Christian is caught in the middle of this war because he fancies two women who are American and French. He does his duty in the German Army but realizes at the end that the war, and just about everything else except his French girlfriend, is lost. Ackerman is befriended by a fellow draftee, the reluctant soldier Michael Whiteacre (Dean Martin), and falls in love with a New England woman named Hope (Hope Lange) whose father is anti-Jewish.
Plot summary
German ski instructor Christian is hopeful that Hitler will bring new prosperity to Germany and when war breaks out he joins as a lieutenant. Dissatisfied with police duty in Paris, he requests to be transferred and is assigned to the front in North Africa. He sees what the war has done to his captain (Maximilian Schell) and the captain's wife (May Britt), and he is sickened by their behavior. The film also follows the stories of actor-cum-cynic Michael and nice guy Noah when they befriend each other during their draft physical and are stationed together in boot camp. They are then stationed in London. Michael has dated socialite Margaret (Barbara Rush) for a long time, who coincidently in 1938 dated Christian in the Bavarian Alps when she went on a skiing vacation. But she was upset by his Nazi beliefs and deserted him on New Year's Eve to return to Michael. Just prior to the U.S. entry into the war, she enlisted to do clerical work in the army. Noah is Jewish and works as a lowly department store clerk, attends a party Michael throws, where he meets Hope. She falls in love with him and introduces her fiancé to her provincial father, who doesn't like Jews because he never met one. But after a chat with Noah, dad approves of the marriage. Once in the service the boot-camp commanding officer and some of the tough guys in his company try to bully Noah. But Noah gains the respect of the enlisted men by fighting back in a series of fist fights, even though he's much smaller.

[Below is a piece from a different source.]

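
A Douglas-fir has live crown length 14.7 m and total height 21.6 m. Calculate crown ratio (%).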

The film tells in great detail how each of these soldiers comes to view the war, as it makes its appeal as an anti-war film. Christian turns into a conflicted Nazi, who hates the war and what it has done to his fellow Germans but can't escape from it. He despises what his fellow soldiers have done in the name of the Fatherland but fulfills his duty to the end. Michael spends most of the war in a comfy job nowhere near any fighting, thanks to his Broadway name. He finally decides to join the fight after Margaret shames him into it. By pulling strings, he rejoins his old outfit on the front in the war's final days, almost too late to matter. Noah simply does his duty to the best of his ability, hoping to live through all the horror and get home to his wife and their new baby. He has a heroic moment where he risks his own life to save a fellow soldier, one who was especially prejudiced against him in boot camp. He then helps liberate a concentration camp full of Jews and comes face-to-face with the German result of virulent anti-Semitism.
By the film's end the three main parties cross paths and prove the film's premise: the futility of war.
The Dean Martin casting conflict
The film, a smashing box-office success, was the key to Martin's huge comeback in the wake of his split with partner Jerry Lewis. Tony Randall originally had Martin's role but talent agency MCA insisted that Martin replace Randall so they'd have "a quadruple threat" (an audience from four sectors): night clubs, recordings, television, and movies.
The agency understood that whoever played Randall's role of Michael Whiteacre opposite Brando and Clift, the 1950s' two most intriguing movie actors, would be in a completely different position from that time forward, and they were right.
This was the only film (aside from home movies) that Brando and Clift made together. The picture was produced by Al Lichtman and was nominated for a BAFTA Award for Best Film and three Academy Awards for Best Cinematography, Best Sound and Best Music in 1959.